Canada’s first green bond highlights laggards

IFR 2417 - 22 Jan 2022 - 28 Jan 2022
6 min read
Julian Lewis

The imminent launch of Canada’s debut sovereign green bond has highlighted continuing controversy over the product financing nuclear power, as well as the absence of the US and Japan from the green bond market despite their standing as the world’s two largest government bond issuers.

Ottawa will launch its first green bond this quarter, fulfilling its earlier undertaking to enter the market “to support the environment and climate change plan” before the end of its 2021–22 financial year on March 31.

The deal “will be the first of many issuances”, according to the government's announcement in the 2021 budget.

Some market observers had expected Canada to enter the market before the COP26 international climate summit in November, as G7 peers Italy and the UK did. But the sovereign went silent after June when it appointed HSBC and TD Securities as its structuring advisers.

Nonetheless, Canada continues to target C$5bn (US$4bn) for the transaction, which it will issue under a green bond framework that it has yet to publish. Although the appointment has not been announced publicly, Toronto-headquartered Sustainalytics is providing a second-party opinion on the framework.

Nuclear option

One controversy is the potential inclusion of nuclear power in the sovereign’s framework. Until now, even strong supporters of nuclear power, such as France and the UK, have excluded the energy source from their green frameworks.

However, Canada’s growing nuclear capacity and the fact that nuclear power may feature in the EU's taxonomy of sustainable activities have led market observers to speculate that Ottawa may break with these precedents – particularly after domestic utility Bruce Power in November issued the first green bond to fund nuclear power.

Explicit nuclear use of proceeds appears unlikely. But the sovereign could position itself for eventual inclusion by not excluding nuclear expenditures.

“My hope is that there's not an exclusion,” said Jonathan Hackett, head of sustainable finance at BMO Capital Markets. “That will really support an eventual adjustment when the time comes for revision.”

Several sovereigns have asked banks about whether they should include nuclear power in their sustainability frameworks since Bruce Power's landmark deal – especially after the deal received a positive second-party opinion from Cicero Shades of Green.

That is sensible, Hackett argues. “Especially for sovereigns, you're talking about your strategy for achieving net zero and the tools that you're using to achieve it. It seems to me contrary to that goal to exclude one of the key levers that you have in achieving decarbonisation,” he said.

Absent US and Japan

At the targeted size, Canada’s inaugural deal will bring total G7 sovereign green bond sales above US$110bn in the five years since France’s groundbreaking “OAT verte”. Yet the world’s two largest government bond issuers remain outside the market.
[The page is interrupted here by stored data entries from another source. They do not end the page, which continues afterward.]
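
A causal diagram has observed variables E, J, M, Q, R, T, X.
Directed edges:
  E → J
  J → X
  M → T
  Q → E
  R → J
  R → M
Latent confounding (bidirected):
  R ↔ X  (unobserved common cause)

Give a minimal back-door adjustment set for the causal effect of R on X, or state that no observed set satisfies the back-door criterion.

desc(R)\{R}={J,M,T,X}; candidates ⊆ {E,Q}.
R↔X: latent back-door arc(s) into R.
size 0: {}; under {} R still reaches {X} ∋ X.
size 1: {E}, {Q}; under {E} R still reaches {X} ∋ X.
size 2: {E,Q}; under {E,Q} R still reaches {X} ∋ X.
R↔X cannot be blocked by any observed set — no back-door set.

R→X: no observed back-door set.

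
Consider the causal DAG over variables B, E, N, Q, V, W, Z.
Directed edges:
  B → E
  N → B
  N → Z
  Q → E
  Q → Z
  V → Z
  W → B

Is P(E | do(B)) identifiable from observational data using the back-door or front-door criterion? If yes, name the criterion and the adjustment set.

desc(B)\{B}={E}; candidates ⊆ {N,Q,V,W,Z}.
∅: B⊥E given ∅ in G with B→· removed — back-door holds.
P(E|do(B)) = P(E|B) — no adjustment needed.

P(E|do(B)): backdoor, adjust for ∅.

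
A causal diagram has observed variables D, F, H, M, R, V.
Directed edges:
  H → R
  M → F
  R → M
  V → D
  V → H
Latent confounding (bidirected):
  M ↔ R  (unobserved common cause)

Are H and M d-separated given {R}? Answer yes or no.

Bayes-Ball from H | {R} reaches {D,F,M,V}.
M ∈ reach(H|{R}) ⇒ H ⊥̸ M | {R}.

No — H and M are d-connected given {R}.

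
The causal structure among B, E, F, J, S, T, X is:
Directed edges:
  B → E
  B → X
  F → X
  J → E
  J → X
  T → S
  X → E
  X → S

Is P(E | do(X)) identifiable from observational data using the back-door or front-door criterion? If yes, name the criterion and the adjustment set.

desc(X)\{X}={E,S}; candidates ⊆ {B,F,J,T}.
size 0: {}; under {} X still reaches {B,E,F,J} ∋ E.
size 1: {B}, {F}, {J} …(+1); under {B} X still reaches {E,F,J} ∋ E.
{B,J}: X⊥E given {B,J} in G with X→· removed — back-door holds.
P(E|do(X)) = Σ_{B,J} P(E|X,B,J)·P(B,J).

P(E|do(X)): backdoor, adjust for {B, J}.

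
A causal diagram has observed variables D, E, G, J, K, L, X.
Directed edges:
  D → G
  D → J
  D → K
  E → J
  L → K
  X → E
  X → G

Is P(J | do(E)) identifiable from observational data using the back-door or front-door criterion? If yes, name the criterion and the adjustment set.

P(J|do(E)): backdoor, adjust for ∅.

desc(E)\{E}={J}; candidates ⊆ {D,G,K,L,X}.
∅: E⊥J given ∅ in G with E→· removed — back-door holds.
P(J|do(E)) = P(J|E) — no adjustment needed.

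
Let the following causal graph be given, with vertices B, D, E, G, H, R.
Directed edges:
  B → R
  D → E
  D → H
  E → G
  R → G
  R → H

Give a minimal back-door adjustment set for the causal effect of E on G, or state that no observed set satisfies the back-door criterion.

E→G: minimal back-door set ∅.

desc(E)\{E}={G}; candidates ⊆ {B,D,H,R}.
∅: E⊥G given ∅ in G with E→· removed — back-door holds.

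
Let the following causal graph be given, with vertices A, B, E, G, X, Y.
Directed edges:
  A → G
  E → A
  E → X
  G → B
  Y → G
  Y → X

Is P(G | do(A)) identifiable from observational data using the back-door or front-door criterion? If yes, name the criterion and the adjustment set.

desc(A)\{A}={B,G}; candidates ⊆ {E,X,Y}.
∅: A⊥G given ∅ in G with A→· removed — back-door holds.
P(G|do(A)) = P(G|A) — no adjustment needed.

P(G|do(A)): backdoor, adjust for ∅.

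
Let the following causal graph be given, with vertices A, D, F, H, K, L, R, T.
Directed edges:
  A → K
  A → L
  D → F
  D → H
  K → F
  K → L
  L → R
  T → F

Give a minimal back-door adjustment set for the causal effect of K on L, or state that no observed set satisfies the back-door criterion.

K→L: minimal back-door set {A}.

desc(K)\{K}={F,L,R}; candidates ⊆ {A,D,H,T}.
size 0: {}; under {} K still reaches {A,L,R} ∋ L.
{A}: K⊥L given {A} in G with K→· removed — back-door holds.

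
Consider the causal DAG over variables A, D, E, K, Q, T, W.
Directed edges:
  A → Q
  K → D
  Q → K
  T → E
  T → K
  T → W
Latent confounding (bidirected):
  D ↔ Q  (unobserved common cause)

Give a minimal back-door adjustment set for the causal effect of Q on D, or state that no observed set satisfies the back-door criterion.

desc(Q)\{Q}={D,K}; candidates ⊆ {A,E,T,W}.
Q↔D: latent back-door arc(s) into Q.
size 0: {}; under {} Q still reaches {A,D} ∋ D.
size 1: {A}, {E}, {T} …(+1); under {A} Q still reaches {D} ∋ D.
size 2: {A,E}, {A,T}, {A,W} …(+3); under {A,E} Q still reaches {D} ∋ D.
Q↔D cannot be blocked by any observed set — no back-door set.

Q→D: no observed back-door set.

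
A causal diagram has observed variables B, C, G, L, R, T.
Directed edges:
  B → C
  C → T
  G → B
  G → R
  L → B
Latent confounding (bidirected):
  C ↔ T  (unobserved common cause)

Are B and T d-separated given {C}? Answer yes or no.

No — B and T are d-connected given {C}.

Bayes-Ball from B | {C} reaches {G,L,R,T}.
T ∈ reach(B|{C}) ⇒ B ⊥̸ T | {C}.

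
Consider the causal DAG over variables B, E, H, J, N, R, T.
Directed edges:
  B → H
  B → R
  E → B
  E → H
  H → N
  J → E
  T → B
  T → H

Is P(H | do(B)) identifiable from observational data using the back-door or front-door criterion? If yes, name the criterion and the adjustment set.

P(H|do(B)): backdoor, adjust for {E, T}.

desc(B)\{B}={H,N,R}; candidates ⊆ {E,J,T}.
size 0: {}; under {} B still reaches {E,H,J,N,T} ∋ H.
size 1: {E}, {J}, {T}; under {E} B still reaches {H,N,T} ∋ H.
{E,T}: B⊥H given {E,T} in G with B→· removed — back-door holds.
P(H|do(B)) = Σ_{E,T} P(H|B,E,T)·P(E,T).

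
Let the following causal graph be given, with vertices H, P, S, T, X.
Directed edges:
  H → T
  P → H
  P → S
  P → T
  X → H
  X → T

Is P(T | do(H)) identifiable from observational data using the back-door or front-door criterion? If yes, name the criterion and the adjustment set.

P(T|do(H)): backdoor, adjust for {P, X}.

desc(H)\{H}={T}; candidates ⊆ {P,S,X}.
size 0: {}; under {} H still reaches {P,S,T,X} ∋ T.
size 1: {P}, {S}, {X}; under {P} H still reaches {T,X} ∋ T.
{P,X}: H⊥T given {P,X} in G with H→· removed — back-door holds.
P(T|do(H)) = Σ_{P,X} P(T|H,P,X)·P(P,X).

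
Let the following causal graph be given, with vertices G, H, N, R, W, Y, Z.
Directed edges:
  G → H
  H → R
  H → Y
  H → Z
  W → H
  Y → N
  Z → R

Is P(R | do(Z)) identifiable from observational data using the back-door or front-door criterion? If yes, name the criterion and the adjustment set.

desc(Z)\{Z}={R}; candidates ⊆ {G,H,N,W,Y}.
size 0: {}; under {} Z still reaches {G,H,N,R,W,Y} ∋ R.
{H}: Z⊥R given {H} in G with Z→· removed — back-door holds.
P(R|do(Z)) = Σ_{H} P(R|Z,H)·P(H).

P(R|do(Z)): backdoor, adjust for {H}.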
The US’s absence is especially striking as the Biden administration’s first action on taking office was to rejoin the COP21 Paris Agreement on climate change. It has since set a 2030 emissions target and made a raft of commitments at COP26 – including on methane and international climate finance, as well as co-operation with China on climate change.
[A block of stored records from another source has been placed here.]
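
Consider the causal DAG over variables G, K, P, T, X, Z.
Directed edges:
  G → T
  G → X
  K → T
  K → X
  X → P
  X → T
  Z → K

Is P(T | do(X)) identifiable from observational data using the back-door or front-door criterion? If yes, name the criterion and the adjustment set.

desc(X)\{X}={P,T}; candidates ⊆ {G,K,Z}.
size 0: {}; under {} X still reaches {G,K,T,Z} ∋ T.
size 1: {G}, {K}, {Z}; under {G} X still reaches {K,T,Z} ∋ T.
{G,K}: X⊥T given {G,K} in G with X→· removed — back-door holds.
P(T|do(X)) = Σ_{G,K} P(T|X,G,K)·P(G,K).

P(T|do(X)): backdoor, adjust for {G, K}.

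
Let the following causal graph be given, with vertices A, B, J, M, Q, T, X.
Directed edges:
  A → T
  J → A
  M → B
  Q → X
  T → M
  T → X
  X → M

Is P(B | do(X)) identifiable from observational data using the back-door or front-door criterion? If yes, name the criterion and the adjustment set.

desc(X)\{X}={B,M}; candidates ⊆ {A,J,Q,T}.
size 0: {}; under {} X still reaches {A,B,J,M,Q,T} ∋ B.
{T}: X⊥B given {T} in G with X→· removed — back-door holds.
P(B|do(X)) = Σ_{T} P(B|X,T)·P(T).

P(B|do(X)): backdoor, adjust for {T}.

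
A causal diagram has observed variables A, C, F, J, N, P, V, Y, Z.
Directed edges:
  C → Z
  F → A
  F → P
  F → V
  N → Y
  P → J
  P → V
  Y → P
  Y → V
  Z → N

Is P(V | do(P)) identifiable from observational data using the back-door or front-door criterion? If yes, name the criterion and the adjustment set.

P(V|do(P)): backdoor, adjust for {F, Y}.

desc(P)\{P}={J,V}; candidates ⊆ {A,C,F,N,Y,Z}.
size 0: {}; under {} P still reaches {A,C,F,N,V,Y,Z} ∋ V.
size 1: {A}, {C}, {F} …(+3); under {A} P still reaches {C,F,N,V,Y,Z} ∋ V.
{F,Y}: P⊥V given {F,Y} in G with P→· removed — back-door holds.
P(V|do(P)) = Σ_{F,Y} P(V|P,F,Y)·P(F,Y).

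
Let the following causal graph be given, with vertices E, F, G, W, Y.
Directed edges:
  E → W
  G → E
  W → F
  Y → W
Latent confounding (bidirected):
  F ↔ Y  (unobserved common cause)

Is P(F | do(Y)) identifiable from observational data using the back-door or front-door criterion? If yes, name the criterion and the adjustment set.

desc(Y)\{Y}={F,W}; candidates ⊆ {E,G}.
Y↔F: latent back-door arc(s) into Y.
size 0: {}; under {} Y still reaches {F} ∋ F.
size 1: {E}, {G}; under {E} Y still reaches {F} ∋ F.
size 2: {E,G}; under {E,G} Y still reaches {F} ∋ F.
Y↔F cannot be blocked by any observed set — no back-door set.
{W}: (i) intercepts every directed Y→F path; (ii) no back-door Y→{W}; (iii) {Y} blocks every back-door {W}→F. Front-door holds.
P(F|do(Y)) = Σ_{W} P(W|Y) Σ_{Y'} P(F|W,Y')P(Y').

P(F|do(Y)): frontdoor, adjust for {W}.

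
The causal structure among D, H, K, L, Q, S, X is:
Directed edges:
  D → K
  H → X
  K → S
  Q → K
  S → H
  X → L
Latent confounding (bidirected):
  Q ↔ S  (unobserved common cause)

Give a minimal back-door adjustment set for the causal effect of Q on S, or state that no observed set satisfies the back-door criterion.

Q→S: no observed back-door set.

desc(Q)\{Q}={H,K,L,S,X}; candidates ⊆ {D}.
Q↔S: latent back-door arc(s) into Q.
size 0: {}; under {} Q still reaches {H,L,S,X} ∋ S.
size 1: {D}; under {D} Q still reaches {H,L,S,X} ∋ S.
Q↔S cannot be blocked by any observed set — no back-door set.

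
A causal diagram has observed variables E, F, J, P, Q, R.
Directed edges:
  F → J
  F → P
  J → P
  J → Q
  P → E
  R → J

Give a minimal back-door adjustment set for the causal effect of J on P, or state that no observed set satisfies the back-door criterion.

desc(J)\{J}={E,P,Q}; candidates ⊆ {F,R}.
size 0: {}; under {} J still reaches {E,F,P,R} ∋ P.
{F}: J⊥P given {F} in G with J→· removed — back-door holds.

J→P: minimal back-door set {F}.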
“Green US Treasury bonds would be exceptionally impactful – a reference for the whole world. It’s really a missed opportunity,” said one head of capital markets.

Market professionals suggested that the administration’s legislative failures may have impacted the Treasury’s appetite for new initiatives.

“We expect US dollar green bond issuances to gain momentum over 2022, which could at some point be followed by a US green Treasury. Yet Biden is still struggling to get the approvals to deliver on his climate pledges. This is likely to postpone further such inaugural issuance,” said Johann Ple, senior portfolio manager at Axa Investment Managers.

Green bond advocates expect both heavyweights to come to the market eventually, and to make quite a splash when they do. "Imagine how much of a fillip to the market it would be if we saw a US green Treasury or a Japanese green sovereign,” said Sean Kidney, CEO of the Climate Bonds Initiative.

Current sovereign green oversubscriptions and premium pricing “will be getting lots of governments to take a closer look”, Kidney added.

With the US and Japanese governments having made significant commitments to climate action, “I would not be surprised if it's on their radar", he said.

A spokesman for the US Treasury declined to comment on its green bond plans “at this time”.

Japan’s Ministry of Finance did not respond to a request for comment. But Masato Kanda, vice-minister of finance for international affairs, made notably negative comments on ESG bonds in December, including a worry that “outsiders” would determine the government's expenditure.

Social pioneer

Although itself a latecomer to the green bond market, Canada is also looking to pioneer social bonds. It remains on track to become the first major sovereign to offer the product (not counting the European Union), having announced in the 2021 budget that it will “explore the potential for issuance”.

It cited social bonds’ capacity to “support investments in a variety of areas that promote greater social inclusion and broad-based economic prosperity”. These include early learning and child care.

The sovereign discussed the product with market participants in its annual debt management strategy consultations in October. The Bank of Canada also participated.

“The government continues to explore the potential for social bonds,” a spokesman said. “Discussions with partners are ongoing.”